Let $G$ be a finite subgroup of $\mathrm{SL}_n(\mathbb{Z})$. Prove that the order of $G$ divides $$ \frac{1}{2}\left(3^n-1\right)\left(3^n-3\right) \ldots\left(3^n-3^{n-1}\right) . $$ Hint: Use reduction modulo 3.

My idea: Assuming $\pi_p:\mathrm{SL}_n(\mathbb{Z}) \rightarrow \mathrm{SL}_n(\mathbb{F_3})$ performed by mod 3 ,so it is sufficient to prove $\pi_p$ provides a injection between finite subgroups of $\mathrm{SL}_n(\mathbb{Z})$ to $\mathrm{SL}_n(\mathbb{F_3})$ , for which I cannot give a proof.
I have found it have been solved on https://en.wikipedia.org/wiki/Congruence_subgroup ,where it provides a huge paper concerning some advanced method. But I havn't learn algebraic number theory. So I wonder some simple method for graduates level students.

Answer 1

Let $g$ be a finite order nontrivial element of the kernel of $SL(n, {\mathbb Z})\to SL(n, {\mathbb Z}_{p})$, $p\ge 3$, prime; I am using the topologist notation for finite abelian groups. (There is nothing special about $p=3$.) Our goal is to reach a contradiction. (The argument is due to Minkowski or to Schur, I am not sure.)

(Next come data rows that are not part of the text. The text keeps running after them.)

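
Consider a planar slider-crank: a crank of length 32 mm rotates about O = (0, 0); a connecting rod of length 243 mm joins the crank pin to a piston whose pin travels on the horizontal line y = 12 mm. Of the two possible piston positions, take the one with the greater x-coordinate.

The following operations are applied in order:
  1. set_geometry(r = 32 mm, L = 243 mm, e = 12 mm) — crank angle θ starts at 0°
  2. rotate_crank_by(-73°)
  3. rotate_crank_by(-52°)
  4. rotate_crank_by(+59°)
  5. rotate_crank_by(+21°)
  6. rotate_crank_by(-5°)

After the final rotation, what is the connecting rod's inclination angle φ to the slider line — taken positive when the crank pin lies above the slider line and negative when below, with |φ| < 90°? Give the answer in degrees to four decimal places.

set_geometry: r = 32 mm, L = 243 mm, e = 12 mm; θ ← 0°
rotate_crank_by(-73°): θ ← 0° -73° = -73°
rotate_crank_by(-52°): θ ← -73° -52° = -125°
rotate_crank_by(+59°): θ ← -125° +59° = -66°
rotate_crank_by(+21°): θ ← -66° +21° = -45°
rotate_crank_by(-5°): θ ← -45° -5° = -50°
crank pin P = (r cos θ, r sin θ) = (20.569204, -24.513422)
h = r sin θ − e = -24.513422 − 12 = -36.513422
sin φ = h / L = -36.513422 / 243 = -0.15026100
φ = arcsin(-0.15026100) = -8.642052°

-8.6421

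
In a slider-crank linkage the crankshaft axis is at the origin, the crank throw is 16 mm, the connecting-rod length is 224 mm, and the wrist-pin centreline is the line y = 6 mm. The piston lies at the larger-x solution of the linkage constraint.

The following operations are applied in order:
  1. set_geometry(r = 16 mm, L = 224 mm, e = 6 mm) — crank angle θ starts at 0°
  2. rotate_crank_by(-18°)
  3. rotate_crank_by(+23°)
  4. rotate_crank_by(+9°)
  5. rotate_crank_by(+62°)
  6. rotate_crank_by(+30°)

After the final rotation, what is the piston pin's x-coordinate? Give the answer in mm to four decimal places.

219.3933

set_geometry: r = 16 mm, L = 224 mm, e = 6 mm; θ ← 0°
rotate_crank_by(-18°): θ ← 0° -18° = -18°
rotate_crank_by(+23°): θ ← -18° +23° = 5°
rotate_crank_by(+9°): θ ← 5° +9° = 14°
rotate_crank_by(+62°): θ ← 14° +62° = 76°
rotate_crank_by(+30°): θ ← 76° +30° = 106°
crank pin P = (r cos θ, r sin θ) = (-4.410198, 15.380187)
h = r sin θ − e = 15.380187 − 6 = 9.380187
x = r cos θ + √(L² − h²) = -4.410198 + √(50176.0 − 87.9879) = -4.410198 + 223.803512 = 219.393315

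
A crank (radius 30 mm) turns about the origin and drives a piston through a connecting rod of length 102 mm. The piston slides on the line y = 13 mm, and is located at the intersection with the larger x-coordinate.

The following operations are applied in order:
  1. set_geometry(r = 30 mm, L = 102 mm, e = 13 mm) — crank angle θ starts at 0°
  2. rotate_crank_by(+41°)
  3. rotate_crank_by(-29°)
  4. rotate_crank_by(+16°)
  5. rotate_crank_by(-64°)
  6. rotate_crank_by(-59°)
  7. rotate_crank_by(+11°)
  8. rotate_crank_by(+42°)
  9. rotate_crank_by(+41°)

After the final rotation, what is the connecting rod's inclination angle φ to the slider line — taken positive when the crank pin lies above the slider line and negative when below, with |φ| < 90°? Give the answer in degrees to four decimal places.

set_geometry: r = 30 mm, L = 102 mm, e = 13 mm; θ ← 0°
rotate_crank_by(+41°): θ ← 0° +41° = 41°
rotate_crank_by(-29°): θ ← 41° -29° = 12°
rotate_crank_by(+16°): θ ← 12° +16° = 28°
rotate_crank_by(-64°): θ ← 28° -64° = -36°
rotate_crank_by(-59°): θ ← -36° -59° = -95°
rotate_crank_by(+11°): θ ← -95° +11° = -84°
rotate_crank_by(+42°): θ ← -84° +42° = -42°
rotate_crank_by(+41°): θ ← -42° +41° = -1°
crank pin P = (r cos θ, r sin θ) = (29.995431, -0.523572)
h = r sin θ − e = -0.523572 − 13 = -13.523572
sin φ = h / L = -13.523572 / 102 = -0.13258404
φ = arcsin(-0.13258404) = -7.618940°

-7.6189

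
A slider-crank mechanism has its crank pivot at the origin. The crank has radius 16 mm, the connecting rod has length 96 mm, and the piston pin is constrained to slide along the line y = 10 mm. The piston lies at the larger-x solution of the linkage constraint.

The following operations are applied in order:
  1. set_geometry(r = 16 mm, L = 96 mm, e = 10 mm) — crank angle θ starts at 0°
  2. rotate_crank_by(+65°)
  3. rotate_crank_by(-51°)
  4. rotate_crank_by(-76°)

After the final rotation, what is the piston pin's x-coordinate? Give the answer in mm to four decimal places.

set_geometry: r = 16 mm, L = 96 mm, e = 10 mm; θ ← 0°
rotate_crank_by(+65°): θ ← 0° +65° = 65°
rotate_crank_by(-51°): θ ← 65° -51° = 14°
rotate_crank_by(-76°): θ ← 14° -76° = -62°
crank pin P = (r cos θ, r sin θ) = (7.511545, -14.127161)
h = r sin θ − e = -14.127161 − 10 = -24.127161
x = r cos θ + √(L² − h²) = 7.511545 + √(9216.0 − 582.1199) = 7.511545 + 92.918675 = 100.430220

100.4302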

We have $g=I+pA$, where $A\ne {\mathbf 0}$ is an integer matrix. Without loss of generality, we may assume that $g$ has prime order $q$. We have (by applying the binomial formula): $$ g^q= (I+p A)^q= I + {q\choose 1} pA + {q\choose 2} (pA)^2 + {q\choose 3} (pA)^3+... + (pA)^q= I. $$ Factoring out $pA$ (and canceling $p$), we obtain $$ A\underbrace{({q\choose 1} I + {q\choose 2} p A + {q\choose 3} (pA)^2 +... + (pA)^{q-1})}_{B}= {\mathbf 0}. $$
If $B$ is invertible (as a real matrix), we obtain that $A= {\mathbf 0}$, a contradiction. Hence, $B$ has zero determinant. Reducing modulo $p$, we obtain that the determinant of $B$ is $q^n$ modulo $p$. There are now two cases to consider:

(1) $q\ne p$ (recall that $p, q$ are prime). Hence, $\det B$ is nonzero modulo $p$, which is a contradiction.

(2) $q=p$, $$ B= {p\choose 1} I + {p\choose 2} p A + {p\choose 3} (pA)^2 +... + (pA)^{p-1}. $$

Note that if $p=3$, we have $$ B= 3\ I + 3^2 A+ (3A)^2. $$

Observe that each summand in the matrix $B$ is divisible by $p$. Moreover, since $p=q\ge 3$, each summand of $B$, except for the first one, ${p \choose 1} I $, is divisible by $p^2$. Hence, $B= p(I + pC)$ for some integer matrix $C$. Repeating the argument in Case 1, we obtain that $\det(I+pC)=0$ but $\det(I+pC)\ne 0$ modulo $p$. A contradiction.